Above we can see US States sorted by Case Growth Rates (IROC_confirmed). Note that some of these states case rate numbers are rising (Red Up Arrow) and some are falling (Green Down Arrow). What I have noticed is that once the dIROC_confirmed column goes down to near zero (or negative), the case growth flattens out shortly after. I saw this recently with North and South Dakota, and that did prove to be the leading indicator that their case rates were flattening out. I suspect that Indiana, New Mexico, and Utah are now through the worst of their winter outbreak (they all started before Arizona and California, who are now both on the rise). This is a good field to watch to understand when a state will stop accelerating in growth.
Above we can see that two Arizona border regions have risen to the top of the list of Counties with the highest case growth and acceleration rates again. Santa Cruz and Yuma counties both had large outbreaks during the Summer and I had hoped to see them be relatively unaffected during the winter, but that seems to not be the case at all. Val Verde County in Texas is another border county, which makes me wonder if there’s another big outbreak in Mexico (I haven’t been looking).
I’ve showed this chart once before, so here it is updated. You can see a few things here:
- The case growth for Arizona (the orange curve) continues upwards unabated. You can see this in the tables above too, of course.
- Over-65 deaths continue to be the large majority of deaths. Even when the data isn’t normalized by population, the over-65 group (only 13% of the state’s population) dominates the death numbers. You can’t see this easily in this chart, but the ratio of over-65 deaths to under-65 deaths has risen from 2.8 during the first outbreak during June-August up to 3.7 since late October. This seems to indicate that the disease is either more dangerous for the over-65 group this time around or that it is less dangerous for the under-65 group. I’d lean towards the latter since the overall death numbers are still lower during this winter outbreak than they were during the summer outbreak by quite a bit.

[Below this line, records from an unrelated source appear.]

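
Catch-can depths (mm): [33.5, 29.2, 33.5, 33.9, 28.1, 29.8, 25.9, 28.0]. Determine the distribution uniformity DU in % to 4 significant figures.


Approach: apply the low-quarter distribution uniformity, DU = (mean of lowest quarter of readings / overall mean)*100.
sorted lowest 2 of 8: [25.9, 28.0] -> mean = 26.9500 mm
overall mean = 30.2375 mm
DU = (26.9500/30.2375)*100 = 89.13 %
Therefore the distribution uniformity DU = 89.13 %.


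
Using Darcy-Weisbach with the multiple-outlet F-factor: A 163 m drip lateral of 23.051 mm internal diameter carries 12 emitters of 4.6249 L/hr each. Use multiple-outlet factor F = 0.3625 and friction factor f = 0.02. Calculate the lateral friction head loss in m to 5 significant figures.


Approach: apply Darcy-Weisbach with the multiple-outlet F-factor, Q = n*q/(3600*1000) m^3/s; v = Q/A; hf = F*f*(L/D)*(v^2/(2g)).
Q = 12*4.6249/(3600*1000) = 1.541633e-05 m^3/s
A = pi*(23.051e-3/2)^2 = 4.173202e-04 m^2, so v = Q/A = 0.03694126 m/s
hf = 0.3625*0.02*(163/0.023051)*(0.03694126^2/(2*9.81)) = 0.0035658 m
Therefore the lateral friction head loss = 0.0035658 m.


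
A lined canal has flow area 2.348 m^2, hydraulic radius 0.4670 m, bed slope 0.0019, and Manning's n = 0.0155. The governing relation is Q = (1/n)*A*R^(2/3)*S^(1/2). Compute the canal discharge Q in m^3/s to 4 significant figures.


Q = (1/0.0155) * 2.348 * 0.4670^(2/3) * 0.0019^(1/2) = 3.975 m^3/s
Therefore the canal discharge Q = 3.975 m^3/s.


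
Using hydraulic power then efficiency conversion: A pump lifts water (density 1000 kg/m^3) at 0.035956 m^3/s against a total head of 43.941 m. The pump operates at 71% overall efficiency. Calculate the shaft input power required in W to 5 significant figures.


Approach: apply hydraulic power then efficiency conversion, P = rho*g*Q*H; P_in = P/eta.
Step 1 — hydraulic power (P = rho*g*Q*H):
  P = 1000 * 9.81 * 0.035956 * 43.941 = 15499.24 W
Step 2 — input power: P_in = P/eta = 15499.24 / 0.71 = 21830 W
Therefore the shaft input power required = 21830 W.


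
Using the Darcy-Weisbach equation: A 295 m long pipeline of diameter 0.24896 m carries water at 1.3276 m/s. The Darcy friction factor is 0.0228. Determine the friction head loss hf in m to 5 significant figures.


Approach: apply the Darcy-Weisbach equation, hf = f*(L/D)*(v^2/(2g)).
hf = 0.0228 * (295/0.24896) * (1.3276^2 / (2*9.81))
hf = 2.4270 m
Therefore the friction head loss hf = 2.4270 m.


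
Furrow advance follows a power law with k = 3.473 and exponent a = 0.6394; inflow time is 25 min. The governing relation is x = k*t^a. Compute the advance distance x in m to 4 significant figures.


x = 3.473 * 25^0.6394 = 27.20 m
Therefore the advance distance x = 27.20 m.


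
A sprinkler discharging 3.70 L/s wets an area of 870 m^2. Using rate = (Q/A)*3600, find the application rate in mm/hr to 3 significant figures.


rate = (3.70 / 870) * 3600 = 15.3 mm/hr
Therefore the application rate = 15.3 mm/hr.


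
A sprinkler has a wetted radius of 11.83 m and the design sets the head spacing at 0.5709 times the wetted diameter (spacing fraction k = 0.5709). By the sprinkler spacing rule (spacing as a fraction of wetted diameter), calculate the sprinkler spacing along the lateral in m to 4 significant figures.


Approach: apply the sprinkler spacing rule (spacing as a fraction of wetted diameter), S = k*(2*R).
S = 0.5709 * (2 * 11.83) = 13.51 m
Therefore the sprinkler spacing along the lateral = 13.51 m.


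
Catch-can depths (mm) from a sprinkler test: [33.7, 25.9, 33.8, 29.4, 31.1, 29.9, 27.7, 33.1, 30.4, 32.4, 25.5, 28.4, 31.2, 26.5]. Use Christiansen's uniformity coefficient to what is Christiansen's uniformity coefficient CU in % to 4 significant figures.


Approach: apply Christiansen's uniformity coefficient, CU = (1 - mean_abs_deviation/mean)*100.
mean = 29.9286 mm
mean |d_i - mean| = 2.31429 mm
CU = (1 - 2.31429/29.9286)*100 = 92.27 %
Therefore Christiansen's uniformity coefficient CU = 92.27 %.


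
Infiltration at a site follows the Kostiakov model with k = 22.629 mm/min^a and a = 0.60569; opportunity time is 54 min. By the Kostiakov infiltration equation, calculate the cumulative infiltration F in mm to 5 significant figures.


Approach: apply the Kostiakov infiltration equation, F = k*t^a.
F = 22.629 * 54^0.60569 = 253.49 mm
Therefore the cumulative infiltration F = 253.49 mm.


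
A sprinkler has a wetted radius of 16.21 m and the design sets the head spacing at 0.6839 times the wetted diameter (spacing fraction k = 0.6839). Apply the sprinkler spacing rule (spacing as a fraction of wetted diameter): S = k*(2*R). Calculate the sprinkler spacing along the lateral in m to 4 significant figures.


S = 0.6839 * (2 * 16.21) = 22.17 m
Therefore the sprinkler spacing along the lateral = 22.17 m.


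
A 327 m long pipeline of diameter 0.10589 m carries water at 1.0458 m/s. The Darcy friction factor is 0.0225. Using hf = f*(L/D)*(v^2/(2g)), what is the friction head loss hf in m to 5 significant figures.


hf = 0.0225 * (327/0.10589) * (1.0458^2 / (2*9.81))
hf = 3.8732 m
Therefore the friction head loss hf = 3.8732 m.


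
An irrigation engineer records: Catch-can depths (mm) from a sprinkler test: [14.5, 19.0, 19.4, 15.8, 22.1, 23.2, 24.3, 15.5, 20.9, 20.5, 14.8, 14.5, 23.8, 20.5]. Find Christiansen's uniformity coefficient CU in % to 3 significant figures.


Approach: apply Christiansen's uniformity coefficient, CU = (1 - mean_abs_deviation/mean)*100.
mean = 19.200 mm
mean |d_i - mean| = 3.0143 mm
CU = (1 - 3.0143/19.200)*100 = 84.3 %
Therefore Christiansen's uniformity coefficient CU = 84.3 %.


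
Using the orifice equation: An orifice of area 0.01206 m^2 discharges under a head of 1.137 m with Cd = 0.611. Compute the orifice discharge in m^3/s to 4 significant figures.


Approach: apply the orifice equation, Q = Cd*A*sqrt(2*g*h).
Q = 0.611 * 0.01206 * sqrt(2*9.81*1.137) = 0.03480 m^3/s
Therefore the orifice discharge = 0.03480 m^3/s.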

The above chart is more experimental than anything. I was curious about what the ratio was of hospitalizations per day divided by the number of Cases from one week earlier. Then I calculated this ratio as a percentage for each age demographic. In theory, this represents the percentage of people that have a COVID case confirmed and then enter the hospital one week later. This isn’t a perfect metric (what if they enter 2 weeks later?), but it seems interesting and the trend has been pretty consistent for a while. Note the what I have done to see the trends is to fit a trendline to the data for each age group. The over-65 trend line slopes upward (maroon-ish color), which may indicate that the hospitalization is increasing for over-65 people as a percentage of over-65 people getting confirmed cases one week previous. For some reason, though, this ratio is decreasing for all other demographics. This may be meaningless (there’s not a whole lot of data yet), or it may indicate that the likelihood of going to the hospital due to COVID is decreasing for everyone but over 65 age people. I’ll keep building and tracking this.
Very insightful, thank you. Since I am over 65, I will try to stay away from hospitals
Great idea Mom! I highly encourage that! 🙂
Thanks Tod! Super helpful, as always.
Hey Tod, Merry Xmas !!!! it looks great… but my humble 2 cents: a better metric would be “Excess Deaths”! analysis… another words how many deaths we incurred…, more that would’ve, if no COVID, using Machine Learning models… “Deaths” is a much more “powerful” metric. Speaking of which, how is the missile business going? – arman ???
Thanks Arman, great to hear from you! Hope all is well!